= Jacquetta Marshall =

British politician and first woman Lord Mayor of Plymouth

 Jacquetta Marshall OBE (7 November 1878 – 28 December 1961) was the first female Lord Mayor of Plymouth in 1950–51.

==Early life==
Jacquetta Hosking was born in St Ive in 1878, the daughter of William Hosking and his wife Maria (née Warrick). She grew up in the village of Pensilva. She was named Jacquetta after a character in a novel.

She married Richard Marshall (1876–1949) in 1896. They had two children, a son (Octave Roy) and a daughter (Marcie). Marshall was a suffragette in Plymouth, although in 1950 the Plymouth suffragette Eliza Aitken-Davies suggested that Marshall had been a suffragist rather than a more militant suffragette.

==Councillor, Alderman and Lord Mayor==
Marshall was an unsuccessful Labour candidate for the St Andrew's Ward in 1924. She was elected as a Councillor for Sutton Ward in 1925.
She was appointed Alderman in 1950 and Lord Mayor 1950–51. A lightweight robe and a featherless tricorn hat were made for her on her election as Lord Mayor. She only had a telephone installed in her house when she became Lord Mayor. She retired as an Alderman and from the Council in 1961.

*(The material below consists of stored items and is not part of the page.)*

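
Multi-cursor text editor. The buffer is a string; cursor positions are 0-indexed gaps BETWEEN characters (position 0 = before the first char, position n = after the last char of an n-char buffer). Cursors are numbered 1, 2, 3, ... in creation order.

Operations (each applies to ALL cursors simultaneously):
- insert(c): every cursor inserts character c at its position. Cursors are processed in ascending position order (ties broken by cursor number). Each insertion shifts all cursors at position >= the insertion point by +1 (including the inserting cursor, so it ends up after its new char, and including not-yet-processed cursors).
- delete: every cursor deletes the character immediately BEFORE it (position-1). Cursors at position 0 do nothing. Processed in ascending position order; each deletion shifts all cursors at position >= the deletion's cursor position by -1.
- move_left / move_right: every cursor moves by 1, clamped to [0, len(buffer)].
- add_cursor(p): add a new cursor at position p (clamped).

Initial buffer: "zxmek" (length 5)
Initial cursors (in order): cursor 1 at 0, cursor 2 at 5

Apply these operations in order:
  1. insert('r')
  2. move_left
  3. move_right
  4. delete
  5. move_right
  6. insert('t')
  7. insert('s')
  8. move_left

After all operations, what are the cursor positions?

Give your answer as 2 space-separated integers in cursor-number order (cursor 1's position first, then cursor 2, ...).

After op 1 (insert('r')): buffer="rzxmekr" (len 7), cursors c1@1 c2@7, authorship 1.....2
After op 2 (move_left): buffer="rzxmekr" (len 7), cursors c1@0 c2@6, authorship 1.....2
After op 3 (move_right): buffer="rzxmekr" (len 7), cursors c1@1 c2@7, authorship 1.....2
After op 4 (delete): buffer="zxmek" (len 5), cursors c1@0 c2@5, authorship .....
After op 5 (move_right): buffer="zxmek" (len 5), cursors c1@1 c2@5, authorship .....
After op 6 (insert('t')): buffer="ztxmekt" (len 7), cursors c1@2 c2@7, authorship .1....2
After op 7 (insert('s')): buffer="ztsxmekts" (len 9), cursors c1@3 c2@9, authorship .11....22
After op 8 (move_left): buffer="ztsxmekts" (len 9), cursors c1@2 c2@8, authorship .11....22

Answer: 2 8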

Marshall was chairman of Moorhaven Hospital Management Committee, vice-chairman of Plymouth, South Devon, and East Cornwall Hospital Management Committee, and a member of the South West Regional Hospital Board. She was awarded the OBE in 1955. Lady Astor was awarded the Freedom of the City in 1959, but the Labour Councillors boycotted the event because the Conservative Councillors had refused to award Marshall the Freedom at the same time.

==Personal life==
Marshall died at her daughter's home in Guildford in 1961, aged 85.

==Legacy==
A gold medal in Marshall's name was awarded annually from 1951 to the most outstanding nurse at the Freedom Fields section of the South Devon and East Cornwall Hospital, Plymouth; the £100 cost of the medal was borne by Lady Astor, in acknowledgement of the difficulties of being the first woman to hold any particular office.